Sun followed by rain is one thing, one might say a natural example of impermanence, of everything changing. Sun followed by drought may likewise be a natural sequence; both rain and drought are subject to causes and conditions, not only directly by the atmosphere, but also by the contributions of all who create karma on the planet that may affect weather and climate. Taking a rained out wedding personally, as in that’s the payback for stepping a a bug yesterday is probably not correct thinking. In the same vein, the farmer who takes credit for a well-needed rainstorm because he swung a chicken over his head three times last Thursday may also be flawed. I can’t honestly say for sure.

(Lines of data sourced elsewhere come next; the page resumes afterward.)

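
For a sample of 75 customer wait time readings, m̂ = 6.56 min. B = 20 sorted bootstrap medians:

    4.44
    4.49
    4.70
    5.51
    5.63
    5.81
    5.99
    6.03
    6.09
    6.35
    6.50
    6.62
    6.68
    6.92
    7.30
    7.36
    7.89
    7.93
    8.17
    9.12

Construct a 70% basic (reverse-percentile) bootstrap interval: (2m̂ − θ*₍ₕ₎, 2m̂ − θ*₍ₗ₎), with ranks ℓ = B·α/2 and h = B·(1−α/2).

Percentile endpoints at ranks 3 and 17: θ*₍3₎ = 4.70, θ*₍17₎ = 7.89.
Basic interval reflects these around m̂:
  lower = 2 × 6.56 − 7.89 = 5.23
  upper = 2 × 6.56 − 4.70 = 8.42

(5.23, 8.42)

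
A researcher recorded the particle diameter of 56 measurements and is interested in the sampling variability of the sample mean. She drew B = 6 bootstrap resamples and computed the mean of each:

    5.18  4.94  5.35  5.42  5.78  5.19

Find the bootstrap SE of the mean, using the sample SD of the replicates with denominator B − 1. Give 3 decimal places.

Bootstrap SE is the standard deviation of the 6 replicate means.
Mean of replicates: (5.18 + 4.94 + 5.35 + 5.42 + 5.78 + 5.19) / 6 = 31.8600 / 6 = 5.3100
Sum of squared deviations: (−0.1300)² + (−0.3700)² + (+0.0400)² + (+0.1100)² + (+0.4700)² + (−0.1200)² = 0.4028
Variance = 0.4028 / 5 = 0.0806
SE* = √0.0806

SE* = 0.284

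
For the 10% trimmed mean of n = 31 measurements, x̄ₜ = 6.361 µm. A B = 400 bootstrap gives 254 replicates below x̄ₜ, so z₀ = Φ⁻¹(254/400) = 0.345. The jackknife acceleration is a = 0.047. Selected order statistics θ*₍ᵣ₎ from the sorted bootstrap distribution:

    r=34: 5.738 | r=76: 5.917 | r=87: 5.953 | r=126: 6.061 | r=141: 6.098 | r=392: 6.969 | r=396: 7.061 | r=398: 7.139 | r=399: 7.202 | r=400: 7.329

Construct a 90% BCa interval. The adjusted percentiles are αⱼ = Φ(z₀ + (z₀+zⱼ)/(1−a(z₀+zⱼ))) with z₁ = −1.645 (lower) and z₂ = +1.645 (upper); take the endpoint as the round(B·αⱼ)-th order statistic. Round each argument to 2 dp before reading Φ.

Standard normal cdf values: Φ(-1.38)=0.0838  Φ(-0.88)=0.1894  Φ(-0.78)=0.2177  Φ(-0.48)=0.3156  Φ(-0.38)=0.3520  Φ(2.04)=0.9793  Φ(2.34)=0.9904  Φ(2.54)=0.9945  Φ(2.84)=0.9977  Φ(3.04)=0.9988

Lower: z₀ + z₁ = 0.345 + (-1.645) = -1.300; 1 − a(z₀+z₁) = 1 − (0.047)(-1.300) = 1.0611; argument = 0.345 + (-1.300)/1.0611 = -0.8801 → -0.88.
α₁ = Φ(-0.88) = 0.1894; rank = round(400 × 0.1894) = 76; θ*₍76₎ = 5.917.
Upper: z₀ + z₂ = 1.990; 1 − a(z₀+z₂) = 0.9065; argument = 2.5403 → 2.54; α₂ = 0.9945; rank = 398; θ*₍398₎ = 7.139.

(5.917, 7.139)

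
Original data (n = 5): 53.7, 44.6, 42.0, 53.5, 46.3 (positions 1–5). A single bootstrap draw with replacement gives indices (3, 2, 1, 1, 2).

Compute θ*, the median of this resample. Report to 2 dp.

Resample values: 42.0, 44.6, 53.7, 53.7, 44.6.
Sorted: 42.0, 44.6, 44.6, 53.7, 53.7
Median = middle value = 44.60

θ* = 44.60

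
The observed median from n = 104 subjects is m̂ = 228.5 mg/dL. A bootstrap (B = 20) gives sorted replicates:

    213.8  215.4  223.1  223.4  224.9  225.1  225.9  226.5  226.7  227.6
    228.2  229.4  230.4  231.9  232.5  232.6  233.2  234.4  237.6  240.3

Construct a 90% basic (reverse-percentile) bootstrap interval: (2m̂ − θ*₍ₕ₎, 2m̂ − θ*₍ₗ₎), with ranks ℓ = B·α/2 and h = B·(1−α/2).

Percentile endpoints at ranks 1 and 19: θ*₍1₎ = 213.8, θ*₍19₎ = 237.6.
Basic interval reflects these around m̂:
  lower = 2 × 228.5 − 237.6 = 219.4
  upper = 2 × 228.5 − 213.8 = 243.2

(219.4, 243.2)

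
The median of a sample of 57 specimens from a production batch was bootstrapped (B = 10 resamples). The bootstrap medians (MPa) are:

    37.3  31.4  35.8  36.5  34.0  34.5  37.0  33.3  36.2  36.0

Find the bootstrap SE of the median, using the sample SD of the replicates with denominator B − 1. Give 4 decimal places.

Bootstrap SE is the standard deviation of the 10 replicate medians.
Mean of replicates: (37.3 + 31.4 + 35.8 + 36.5 + 34.0 + 34.5 + 37.0 + 33.3 + 36.2 + 36.0) / 10 = 352.00000 / 10 = 35.20000
Sum of squared deviations: (+2.10000)² + (−3.80000)² + (+0.60000)² + (+1.30000)² + (−1.20000)² + (−0.70000)² + (+1.80000)² + (−1.90000)² + (+1.00000)² + (+0.80000)² = 31.32000
Variance = 31.32000 / 9 = 3.48000
SE* = √3.48000

SE* = 1.8655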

My thought on karma, and rebirth for that matter, is that they’ll take care of themselves, that is if there’s a “they” to be taken care of in the first place. If the result of one’s belief in “good” and “bad” karma, of “heaven” and “hell,” of “reward” and “punishment” really doesn't matter. As a concept, karma is as empty as any and every other concept. Taking that to be an excuse for nihilistic behavior would be incorrect, as general denial of “this” being involved in the rising of “that.” I can’t say you’ll be return as a fox for 500 rebirths, but I also can’t say you won’t. Even if it’s a Pascal’s Wager situation where performing correct action is a good idea, just in case there is some sort of cosmic retribution to come from it, that’s OK. Maybe not 100% correct, but maybe not incorrect either. What matters is that we ask ourselves “who is it that’s acting like there’s no downside to correct action,” “who is it that considers ‘this’ bad, and ‘that’ to be good,” “who is it that has created this karma,” “who is it that has had this fortunate rebirth, to hear the Dharma?” What really matters is that for whatever underlying reason there may be, we perform bodhisattva action, saving all beings. It may start out as a means of accruing good karma or merit, maybe as a means to avoid rebirth in one of the lower realms, and then eventually, for “no merit whatsoever,” as the Red-Bearded Barbarian once said.
Bodhidharma has another quote attributed to him that sums up karma as well as any other: “When something unpleasant happens, don’t be angry, it only makes sense.”

That’s the gravity of karma: It’s relentless.